SPECIAL MEETING WILL FOCUS ON ARENAS

By Kirk Winter

Few issues can pack a room more quickly in rural Ontario than the future of the community arena. In most small towns across Ontario the three most important buildings are the school, the hockey arena and the curling club.

If one of those buildings closes it is a significant setback for the people of that town, and perhaps the beginning of the end for that community.

On Thursday night May 9, 2019 from 7 to 9pm, there will be a CKL Council meeting at the Little Britain Arena where the future of arenas in the City of Kawartha Lakes will be discussed and recommendations will be made. Members of the public are encouraged to attend this meeting.
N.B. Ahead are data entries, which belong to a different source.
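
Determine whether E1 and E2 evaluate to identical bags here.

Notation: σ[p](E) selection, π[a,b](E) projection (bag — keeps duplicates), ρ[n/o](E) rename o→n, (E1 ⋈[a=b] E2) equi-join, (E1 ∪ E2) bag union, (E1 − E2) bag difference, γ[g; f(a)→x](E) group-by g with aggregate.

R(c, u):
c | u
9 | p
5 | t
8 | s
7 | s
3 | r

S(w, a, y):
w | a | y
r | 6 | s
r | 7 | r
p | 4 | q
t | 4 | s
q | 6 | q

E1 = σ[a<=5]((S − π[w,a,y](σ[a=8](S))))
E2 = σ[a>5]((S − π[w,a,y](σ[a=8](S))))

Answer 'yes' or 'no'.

E1 stepwise |·|:
  S → 5
  S → 5
  σ[a=8](S) → 0
  π[w,a,y](σ[a=8](S)) → 0
  (S − π[w,a,y](σ[a=8](S))) → 5
  σ[a<=5]((S − π[w,a,y](σ[a=8](S)))) → 2
E2 stepwise |·|:
  S → 5
  S → 5
  σ[a=8](S) → 0
  π[w,a,y](σ[a=8](S)) → 0
  (S − π[w,a,y](σ[a=8](S))) → 5
  σ[a>5]((S − π[w,a,y](σ[a=8](S)))) → 3

E1 result:
w | a | y
p | 4 | q
t | 4 | s
E2 result:
w | a | y
q | 6 | q
r | 6 | s
r | 7 | r
Witness: ('r', 7, 'r') appears 0× in E1 but 1× in E2.

no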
At the time of amalgamation in 2001, the new City of Kawartha Lakes found itself the owner/operator of 10 ice surfaces. There were single pad arenas in Bobcaygeon, Fenelon Falls, Manvers, Ops, Emily/Omemee, Little Britain, Oakwood and Woodville. Lindsay featured the recently built Recreation Complex with its twin pad ice surfaces.

Apart from the facility in Lindsay, almost all the other arenas were build in the late 1960’s or early 1970’s through a combination of donated labour, community fundraising and generous assistance from Wintario and various levels of government. These arenas were also in various states of disrepair in 2001, and the City had to make many difficult decisions regarding pressing maintenance and, in the case of the decrepit Fenelon Falls Arena, its replacement with a new facility.

While many scenarios will be presented on Thursday night, the core discussion will focus on the futures of the Oakwood, Little Britain and Emily-Omemee arenas.

The City is likely to recommend that these arenas only receive the most necessary maintenance and/or upgrades until 2027. Then in the next 10-year capital plan put forward by the City beginning in 2028, Council will likely approve the building of a new single pad arena in the Village of Omemee. Council in the same 2028-2037 budgeting cycle will possibly move forward with a new twin pad arena in the Southwest Area to replace the current facilities in Little Britain and Oakwood.

This will be a massive commitment of City resources. In 2019 dollars the Omemee arena is costed at $10 million and the new twin pad for Oakwood/Little Britain at over $18 million. The City has done their cost/benefit analysis and has concluded that these older arenas are reaching the end of their useful lives, and are soon looking at significant monies needed to keep the doors open. City studies have shown in the long run that replacing them with a new facility will be more cost efficient and a better use of limited municipal funding.

Individual Councillors have told me that they expect some push back on this proposal because there was such community involvement when these facilities were built pre-amalgamation. In most communities, locals know who dug and installed the foundations on weekends free of charge, who laid thousand of cement blocks on top of working a regular job so an arena could be built, and who in the community fundraised tirelessly or cut cheques to ensure the facility got built. When I interviewed Art Field in Little Britain last year, his pride in the Little Britain Arena was palpable, and it will be a sad and sorry day for those communities when the old arena comes down even if a newer and better one is taking its place.

Councillors also hope that this evening meeting will give the various user groups an opportunity to be in attendance at a time that doesn’t cause them to have to miss work.

Some expect that there may also be discussion of what is going on at the Manvers Arena. The Manvers Arena User Group, made up of community volunteers, has made improvements to ice utilization, facility booking processes and exterior landscaping through cooperation between the group and the City. The volunteer group continues to organize and host fundraising events in an effort to contribute to the capital investment required at the facility. The cooperation and effort of the volunteers is greatly appreciated by staff and recognized by Council.

Despite this positive example of a community getting involved in their arena, to date, no other volunteer groups have contacted staff with an interest to set up a similar group for other arena facilities.

One City Council watcher shared jokingly with me that, “there will either be four or 400 at that meeting, and even if there are only four there won’t be a dull moment guaranteed.”